RNC Already Helping Raise Money For Trump’s Legal Bills, Despite Campaign’s Claims

WASHINGTON — Despite previous claims that the Republican National Committee would not be paying Donald Trump’s various legal bills, an invitation to a Palm Beach, Florida fundraiser next month shows that the Save America committee Trump has been using for that purpose will, in fact, be a recipient of donor money.

The fundraiser for a joint committee called “Trump 47” is to be held on April 6, according to an invitation obtained by HuffPost, with a “chairman” level donation set at $814,600 per person, and a “host” level at $250,000.

A Tuesday filing with the Federal Election Commission states that Trump 47 raises money for the Trump campaign, as well as Save America, the Republican National Committee and 40 state-level Republican committees.

The invitation does not state how much of each donation would go to each entity, and the Trump campaign did not respond to a HuffPost query.

However, a supplementary document obtained by The Associated Press states that of each donation, the first $6,600 will go to the Trump campaign, the next $5,000 to Save America and the rest to the RNC and the various state parties.

Flyer for a Republican fundraiser for Donald Trump, obtained by HuffPost.
Flyer for a Republican fundraiser for Donald Trump, obtained by HuffPost.

Top Trump aide Chris LaCivita earlier this month told the AP that no RNC money would be spent on Trump’s legal fees.

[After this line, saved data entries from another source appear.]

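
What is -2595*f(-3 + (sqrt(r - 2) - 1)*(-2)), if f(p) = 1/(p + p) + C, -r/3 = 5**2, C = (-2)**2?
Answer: 2595*(-16*sqrt(77) + 7*I)/(2*(-I + 2*sqrt(77))) ≈ -10376.0 - 73.693*I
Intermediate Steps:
C = 4
r = -75 (r = -3*5**2 = -3*25 = -75)
f(p) = 4 + 1/(2*p) (f(p) = 1/(p + p) + 4 = 1/(2*p) + 4 = 4 + 1/(2*p))
-2595*f(-3 + (sqrt(r - 2) - 1)*(-2)) = -2595*(4 + 1/(2*(-3 + (sqrt(-75 - 2) - 1)*(-2)))) = -2595*(4 + 1/(2*(-3 + (sqrt(-77) - 1)*(-2)))) = -2595*(4 + 1/(2*(-3 + (I*sqrt(77) - 1)*(-2)))) = -2595*(4 + 1/(2*(-3 + (-1 + I*sqrt(77))*(-2)))) = -2595*(4 + 1/(2*(-3 + (2 - 2*I*sqrt(77))))) = -2595*(4 + 1/(2*(-1 - 2*I*sqrt(77)))) = -10380 - 2595/(2*(-1 - 2*I*sqrt(77)))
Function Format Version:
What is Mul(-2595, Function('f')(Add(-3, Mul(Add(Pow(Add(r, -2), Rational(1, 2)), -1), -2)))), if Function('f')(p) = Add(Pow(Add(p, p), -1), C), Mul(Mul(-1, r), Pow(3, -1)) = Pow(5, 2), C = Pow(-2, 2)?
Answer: Mul(Rational(2595, 2), Pow(Add(Mul(-1, I), Mul(2, Pow(77, Rational(1, 2)))), -1), Add(Mul(-16, Pow(77, Rational(1, 2))), Mul(7, I))) ≈ Add(-10376., Mul(-73.693, I))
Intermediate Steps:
C = 4
r = -75 (r = Mul(-3, Pow(5, 2)) = Mul(-3, 25) = -75)
Function('f')(p) = Add(4, Mul(Rational(1, 2), Pow(p, -1))) (Function('f')(p) = Add(Pow(Add(p, p), -1), 4) = Add(Pow(Mul(2, p), -1), 4) = Add(Mul(Rational(1, 2), Pow(p, -1)), 4) = Add(4, Mul(Rational(1, 2), Pow(p, -1))))
Mul(-2595, Function('f')(Add(-3, Mul(Add(Pow(Add(r, -2), Rational(1, 2)), -1), -2)))) = Mul(-2595, Add(4, Mul(Rational(1, 2), Pow(Add(-3, Mul(Add(Pow(Add(-75, -2), Rational(1, 2)), -1), -2)), -1)))) = Mul(-2595, Add(4, Mul(Rational(1, 2), Pow(Add(-3, Mul(Add(Pow(-77, Rational(1, 2)), -1), -2)), -1)))) = Mul(-2595, Add(4, Mul(Rational(1, 2), Pow(Add(-3, Mul(Add(Mul(I, Pow(77, Rational(1, 2))), -1), -2)), -1)))) = Mul(-2595, Add(4, Mul(Rational(1, 2), Pow(Add(-3, Mul(Add(-1, Mul(I, Pow(77, Rational(1, 2)))), -2)), -1)))) = Mul(-2595, Add(4, Mul(Rational(1, 2), Pow(Add(-3, Add(2, Mul(-2, I, Pow(77, Rational(1, 2))))), -1)))) = Mul(-2595, Add(4, Mul(Rational(1, 2), Pow(Add(-1, Mul(-2, I, Pow(77, Rational(1, 2)))), -1)))) = Add(-10380, Mul(Rational(-2595, 2), Pow(Add(-1, Mul(-2, I, Pow(77, Rational(1, 2)))), -1)))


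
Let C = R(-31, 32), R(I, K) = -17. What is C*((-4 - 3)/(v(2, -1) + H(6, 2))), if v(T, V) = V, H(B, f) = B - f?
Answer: 119/3 ≈ 39.667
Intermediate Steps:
C = -17
C*((-4 - 3)/(v(2, -1) + H(6, 2))) = -17*(-4 - 3)/(-1 + (6 - 1*2)) = -(-119)/(-1 + (6 - 2)) = -(-119)/(-1 + 4) = -(-119)/3 = -17*(-7/3) = 119/3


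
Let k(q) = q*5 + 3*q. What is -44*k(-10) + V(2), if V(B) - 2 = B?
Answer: 3524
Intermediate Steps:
V(B) = 2 + B
k(q) = 8*q (k(q) = 5*q + 3*q = 8*q)
-44*k(-10) + V(2) = -352*(-10) + (2 + 2) = -44*(-80) + 4 = 3520 + 4 = 3524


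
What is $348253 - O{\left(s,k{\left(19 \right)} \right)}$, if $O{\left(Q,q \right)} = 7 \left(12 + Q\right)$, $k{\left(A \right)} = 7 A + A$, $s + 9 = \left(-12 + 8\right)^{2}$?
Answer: $348120$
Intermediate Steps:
$s = 7$ ($s = -9 + \left(-12 + 8\right)^{2} = -9 + \left(-4\right)^{2} = -9 + 16 = 7$)
$k{\left(A \right)} = 8 A$
$O{\left(Q,q \right)} = 84 + 7 Q$
$348253 - O{\left(s,k{\left(19 \right)} \right)} = 348253 - \left(84 + 7 \cdot 7\right) = 348253 - \left(84 + 49\right) = 348253 - 133 = 348120$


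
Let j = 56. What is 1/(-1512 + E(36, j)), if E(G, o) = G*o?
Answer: 1/504 ≈ 0.0019841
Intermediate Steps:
1/(-1512 + E(36, j)) = 1/(-1512 + 36*56) = 1/(-1512 + 2016) = 1/504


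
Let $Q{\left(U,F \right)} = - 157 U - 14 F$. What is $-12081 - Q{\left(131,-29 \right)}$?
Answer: $8080$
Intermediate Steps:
$-12081 - Q{\left(131,-29 \right)} = -12081 - \left(\left(-157\right) 131 - -406\right) = -12081 - \left(-20567 + 406\right) = -12081 - -20161 = -12081 + 20161 = 8080$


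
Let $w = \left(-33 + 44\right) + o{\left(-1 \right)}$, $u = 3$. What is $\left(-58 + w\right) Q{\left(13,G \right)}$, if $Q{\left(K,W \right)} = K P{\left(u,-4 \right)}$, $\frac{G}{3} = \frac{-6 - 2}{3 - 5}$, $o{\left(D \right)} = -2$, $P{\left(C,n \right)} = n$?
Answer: $2548$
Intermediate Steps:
$w = 9$ ($w = \left(-33 + 44\right) - 2 = 11 - 2 = 9$)
$G = 12$ ($G = 3 \frac{-6 - 2}{3 - 5} = 3 \left(- \frac{8}{-2}\right) = 3 \left(\left(-8\right) \left(- \frac{1}{2}\right)\right) = 3 \cdot 4 = 12$)
$Q{\left(K,W \right)} = - 4 K$ ($Q{\left(K,W \right)} = K \left(-4\right) = - 4 K$)
$\left(-58 + w\right) Q{\left(13,G \right)} = \left(-58 + 9\right) \left(\left(-4\right) 13\right) = \left(-49\right) \left(-52\right) = 2548$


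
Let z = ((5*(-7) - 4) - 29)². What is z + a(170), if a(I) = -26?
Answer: 4598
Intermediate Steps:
z = 4624 (z = ((-35 - 4) - 29)² = (-39 - 29)² = (-68)² = 4624)
z + a(170) = 4624 - 26 = 4598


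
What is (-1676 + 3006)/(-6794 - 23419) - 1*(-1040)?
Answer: 31420190/30213 ≈ 1040.0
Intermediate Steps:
(-1676 + 3006)/(-6794 - 23419) - 1*(-1040) = 1330/(-30213) + 1040 = 1330*(-1/30213) + 1040 = -1330/30213 + 1040 = 31420190/30213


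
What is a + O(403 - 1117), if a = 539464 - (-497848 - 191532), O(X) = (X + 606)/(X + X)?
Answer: 146232445/119 ≈ 1.2288e+6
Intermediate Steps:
O(X) = (606 + X)/(2*X) (O(X) = (606 + X)/((2*X)) = (606 + X)*(1/(2*X)) = (606 + X)/(2*X))
a = 1228844 (a = 539464 - 1*(-689380) = 539464 + 689380 = 1228844)
a + O(403 - 1117) = 1228844 + (606 + (403 - 1117))/(2*(403 - 1117)) = 1228844 + (1/2)*(606 - 714)/(-714) = 1228844 + (1/2)*(-1/714)*(-108) = 1228844 + 9/119 = 146232445/119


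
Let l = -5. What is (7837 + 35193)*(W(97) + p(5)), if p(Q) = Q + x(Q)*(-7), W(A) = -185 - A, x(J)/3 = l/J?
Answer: -11015680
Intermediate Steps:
x(J) = -15/J (x(J) = 3*(-5/J) = -15/J)
p(Q) = Q + 105/Q (p(Q) = Q - 15/Q*(-7) = Q + 105/Q)
(7837 + 35193)*(W(97) + p(5)) = (7837 + 35193)*((-185 - 1*97) + (5 + 105/5)) = 43030*((-185 - 97) + (5 + 105*(⅕))) = 43030*(-282 + (5 + 21)) = 43030*(-282 + 26) = 43030*(-256) = -11015680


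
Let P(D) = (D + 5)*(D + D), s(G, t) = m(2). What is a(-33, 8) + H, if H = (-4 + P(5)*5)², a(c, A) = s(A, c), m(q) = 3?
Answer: 246019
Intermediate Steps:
s(G, t) = 3
a(c, A) = 3
P(D) = 2*D*(5 + D) (P(D) = (5 + D)*(2*D) = 2*D*(5 + D))
H = 246016 (H = (-4 + (2*5*(5 + 5))*5)² = (-4 + (2*5*10)*5)² = (-4 + 100*5)² = (-4 + 500)² = 496² = 246016)
a(-33, 8) + H = 3 + 246016 = 246019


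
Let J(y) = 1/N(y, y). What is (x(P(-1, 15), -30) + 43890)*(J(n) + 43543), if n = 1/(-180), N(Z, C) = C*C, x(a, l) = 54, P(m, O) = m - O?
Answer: 3337239192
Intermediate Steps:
N(Z, C) = C²
n = -1/180 ≈ -0.0055556
J(y) = y⁻² (J(y) = 1/(y²) = y⁻²)
(x(P(-1, 15), -30) + 43890)*(J(n) + 43543) = (54 + 43890)*((-1/180)⁻² + 43543) = 43944*(32400 + 43543) = 43944*75943 = 3337239192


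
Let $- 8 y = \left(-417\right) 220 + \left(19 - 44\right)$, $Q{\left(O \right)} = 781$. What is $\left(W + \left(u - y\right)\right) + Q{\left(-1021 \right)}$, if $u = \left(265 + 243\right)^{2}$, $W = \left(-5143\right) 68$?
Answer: $- \frac{818797}{8} \approx -1.0235 \cdot 10^{5}$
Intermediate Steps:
$W = -349724$
$u = 258064$ ($u = 508^{2} = 258064$)
$y = \frac{91765}{8}$ ($y = - \frac{\left(-417\right) 220 + \left(19 - 44\right)}{8} = - \frac{-91740 - 25}{8} = \left(- \frac{1}{8}\right) \left(-91765\right) = \frac{91765}{8} \approx 11471.0$)
$\left(W + \left(u - y\right)\right) + Q{\left(-1021 \right)} = \left(-349724 + \left(258064 - \frac{91765}{8}\right)\right) + 781 = \left(-349724 + \frac{1972747}{8}\right) + 781 = - \frac{825045}{8} + 781 = - \frac{818797}{8}$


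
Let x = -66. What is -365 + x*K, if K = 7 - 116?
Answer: 6829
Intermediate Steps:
K = -109
-365 + x*K = -365 - 66*(-109) = -365 + 7194 = 6829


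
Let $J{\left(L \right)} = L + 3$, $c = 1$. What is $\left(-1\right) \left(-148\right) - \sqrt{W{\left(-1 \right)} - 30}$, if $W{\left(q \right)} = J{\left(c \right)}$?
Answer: $148 - i \sqrt{26} \approx 148.0 - 5.099 i$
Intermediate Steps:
$J{\left(L \right)} = 3 + L$
$W{\left(q \right)} = 4$ ($W{\left(q \right)} = 3 + 1 = 4$)
$\left(-1\right) \left(-148\right) - \sqrt{W{\left(-1 \right)} - 30} = \left(-1\right) \left(-148\right) - \sqrt{4 - 30} = 148 - \sqrt{-26} = 148 - i \sqrt{26}$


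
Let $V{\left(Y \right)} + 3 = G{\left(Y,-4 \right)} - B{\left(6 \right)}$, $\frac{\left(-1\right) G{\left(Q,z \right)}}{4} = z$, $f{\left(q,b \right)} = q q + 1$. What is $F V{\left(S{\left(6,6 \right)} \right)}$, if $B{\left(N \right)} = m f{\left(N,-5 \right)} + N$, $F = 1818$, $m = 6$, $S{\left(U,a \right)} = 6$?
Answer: $-390870$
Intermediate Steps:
$f{\left(q,b \right)} = 1 + q^{2}$ ($f{\left(q,b \right)} = q^{2} + 1 = 1 + q^{2}$)
$G{\left(Q,z \right)} = - 4 z$
$B{\left(N \right)} = 6 + N + 6 N^{2}$ ($B{\left(N \right)} = 6 \left(1 + N^{2}\right) + N = \left(6 + 6 N^{2}\right) + N = 6 + N + 6 N^{2}$)
$V{\left(Y \right)} = -215$ ($V{\left(Y \right)} = -3 - \left(-4 + 216\right) = -3 + \left(16 - \left(6 + 6 + 6 \cdot 36\right)\right) = -3 + \left(16 - \left(6 + 6 + 216\right)\right) = -3 + \left(16 - 228\right) = -3 - 212 = -215$)
$F V{\left(S{\left(6,6 \right)} \right)} = 1818 \left(-215\right) = -390870$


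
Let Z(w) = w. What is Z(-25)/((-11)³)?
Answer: 25/1331 ≈ 0.018783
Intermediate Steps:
Z(-25)/((-11)³) = -25/((-11)³) = -25/(-1331) = -25*(-1/1331) = 25/1331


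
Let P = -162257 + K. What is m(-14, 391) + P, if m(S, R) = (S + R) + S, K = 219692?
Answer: 57798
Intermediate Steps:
m(S, R) = R + 2*S (m(S, R) = (R + S) + S = R + 2*S)
P = 57435 (P = -162257 + 219692 = 57435)
m(-14, 391) + P = (391 + 2*(-14)) + 57435 = (391 - 28) + 57435 = 363 + 57435 = 57798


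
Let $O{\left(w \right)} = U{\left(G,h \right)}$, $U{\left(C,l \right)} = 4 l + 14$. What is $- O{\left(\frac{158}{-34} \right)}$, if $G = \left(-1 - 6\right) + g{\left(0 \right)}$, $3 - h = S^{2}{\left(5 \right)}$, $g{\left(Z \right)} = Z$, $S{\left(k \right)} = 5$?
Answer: $74$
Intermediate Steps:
$h = -22$ ($h = 3 - 5^{2} = 3 - 25 = -22$)
$G = -7$ ($G = \left(-1 - 6\right) + 0 = -7 + 0 = -7$)
$U{\left(C,l \right)} = 14 + 4 l$
$O{\left(w \right)} = -74$ ($O{\left(w \right)} = 14 + 4 \left(-22\right) = 14 - 88 = -74$)
$- O{\left(\frac{158}{-34} \right)} = \left(-1\right) \left(-74\right) = 74$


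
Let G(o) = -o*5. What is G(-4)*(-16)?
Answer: -320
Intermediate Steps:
G(o) = -5*o
G(-4)*(-16) = -5*(-4)*(-16) = 20*(-16) = -320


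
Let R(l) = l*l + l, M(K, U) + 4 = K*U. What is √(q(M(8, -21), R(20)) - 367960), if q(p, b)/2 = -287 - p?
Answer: 3*I*√40910 ≈ 606.79*I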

That allocation could result in many tens of millions of dollars of donor money being diverted to an entity that has primarily paid Trump’s bills for his criminal prosecutions, his civil fraud case in New York and the defamation case brought against him by E. Jeanne Carroll.

Trump’s current fundraising operation sends 90 cents of each dollar it raises to his campaign, and gives 10 cents to Save America.

The new formula for Trump 47 potentially could send far more money to Save America — which, because it’s regulated as a different kind of committee from Trump 47, can effectively be used as Trump’s personal slush fund.

Trump last year spent $54.2 million in political contributions — most of it from his army of small dollar donors, many of them retirees — to pay his lawyers, according to a HuffPost analysis of FEC filings.